The Gold price fell to its lowest level since 2010 this week after the U.S. central bank announced it would end its stimulus program. While this didn't really come as a surprise, it gave investors confidence that the central bank has the situation well under control. The lack of high inflation and the strong dollar makes gold less attractive, with the result that the price has been under pressure for some time. The fact that the US economy is now growing again at an annual rate of 3.5% is further weighing on the gold price.
At the time of writing, gold is at $1,172 per troy ounce, which is below the support level that has been tested three times in the past two years. For technical analysts, this is a very negative signal. If the price of the precious metal fails to move above the support level at around $1,180 soon, the price could fall much further.
In euros, the gold price currently stands at €933 per troy ounce, the lowest price since June. Since the beginning of this year, the precious metal in euro terms is still up almost 9%, a gain that can be attributed entirely to the weakening of the euro against the dollar.
Gold price in dollars drops to lowest level since 2010 (Source: Goldprice.org)

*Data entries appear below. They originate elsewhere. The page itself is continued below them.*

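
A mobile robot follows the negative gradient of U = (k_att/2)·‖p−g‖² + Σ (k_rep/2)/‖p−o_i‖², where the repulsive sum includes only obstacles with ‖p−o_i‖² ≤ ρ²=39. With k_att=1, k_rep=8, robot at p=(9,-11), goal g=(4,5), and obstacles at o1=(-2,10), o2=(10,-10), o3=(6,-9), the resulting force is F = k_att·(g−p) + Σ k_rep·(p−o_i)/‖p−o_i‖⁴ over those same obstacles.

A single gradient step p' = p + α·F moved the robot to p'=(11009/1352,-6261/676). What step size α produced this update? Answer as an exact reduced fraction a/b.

α = 1/8

F_att = 1·(g−p) = 1·(-5,16) = (-5.0000,16.0000)
o1: d²=562 > ρ²=39 → inactive
o2: d²=2 ≤ ρ²=39; F_rep = 8·(-1,-1)/2² = (-2.0000,-2.0000)
o3: d²=13 ≤ ρ²=39; F_rep = 8·(3,-2)/13² = (0.1420,-0.0947)
F = F_att + ΣF_rep = (-6.8580,13.9053)
Δp = p'−p = (-0.8572,1.7382); α = Δx/Fx = (-1159/1352) / (-1159/169) = 1/8
check: Δy/Fy = (1175/676) / (2350/169) = 1/8 ✓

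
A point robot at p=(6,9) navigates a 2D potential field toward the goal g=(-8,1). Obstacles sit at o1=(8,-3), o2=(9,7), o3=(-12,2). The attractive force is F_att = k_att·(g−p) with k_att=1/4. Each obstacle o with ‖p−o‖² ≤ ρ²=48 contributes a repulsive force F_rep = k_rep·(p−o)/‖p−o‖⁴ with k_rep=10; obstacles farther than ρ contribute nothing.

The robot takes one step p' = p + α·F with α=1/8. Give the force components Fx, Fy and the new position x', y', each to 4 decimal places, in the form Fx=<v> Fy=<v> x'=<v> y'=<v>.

F_att = 1/4·(g−p) = 1/4·(-14,-8) = (-3.5000,-2.0000)
o1: d²=148 > ρ²=48 → inactive
o2: d²=13 ≤ ρ²=48; F_rep = 10·(-3,2)/13² = (-0.1775,0.1183)
o3: d²=373 > ρ²=48 → inactive
F = F_att + ΣF_rep = (-3.6775,-1.8817)
p' = p + 1/8·F = (5.5403,8.7648)

Fx=-3.6775 Fy=-1.8817 x'=5.5403 y'=8.7648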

The picture doesn't look so favorable for silver either. The Silver Price fell 4.81% on Thursday and fell another 1.78% on Friday. The price for a troy ounce of silver is currently $16.10, the lowest level since February 2010. As a safe haven, silver is also suffering from the stronger dollar, positive sentiment in the stock market and the absence of high inflation.

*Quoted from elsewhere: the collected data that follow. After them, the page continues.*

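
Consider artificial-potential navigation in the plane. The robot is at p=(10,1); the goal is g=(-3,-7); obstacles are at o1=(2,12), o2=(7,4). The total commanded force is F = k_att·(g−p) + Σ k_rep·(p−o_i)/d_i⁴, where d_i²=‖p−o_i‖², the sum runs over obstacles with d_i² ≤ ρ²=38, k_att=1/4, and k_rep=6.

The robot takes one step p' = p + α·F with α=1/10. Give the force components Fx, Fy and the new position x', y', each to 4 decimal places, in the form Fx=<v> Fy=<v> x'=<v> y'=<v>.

F_att = 1/4·(g−p) = 1/4·(-13,-8) = (-3.2500,-2.0000)
o1: d²=185 > ρ²=38 → inactive
o2: d²=18 ≤ ρ²=38; F_rep = 6·(3,-3)/18² = (0.0556,-0.0556)
F = F_att + ΣF_rep = (-3.1944,-2.0556)
p' = p + 1/10·F = (9.6806,0.7944)

Fx=-3.1944 Fy=-2.0556 x'=9.6806 y'=0.7944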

Silver is also relatively low in euros, the price for a kilo is €412 at the time of writing. In two years' time, the price of silver has halved, because in October 2012 people were still paying more than €800 for a kilo of silver. The silver price in euros has not been as low as it is now since March 2010.
The low oil price also has a downward effect on the prices of gold and silver. Société Générale's commodities expert Michael Haigh told Bloomberg that lower energy prices have a downward effect on inflation, which in turn is negative for precious metals.
According to Jeffrey Currie of Goldman Sachs, the price of gold could fall to $1,050 per troy ounce. According to him, that level can still be reached by the end of this year. Earlier this year, geopolitical developments in Ukraine and the Middle East caused the gold price to rise, but that increase turned out to be short-lived.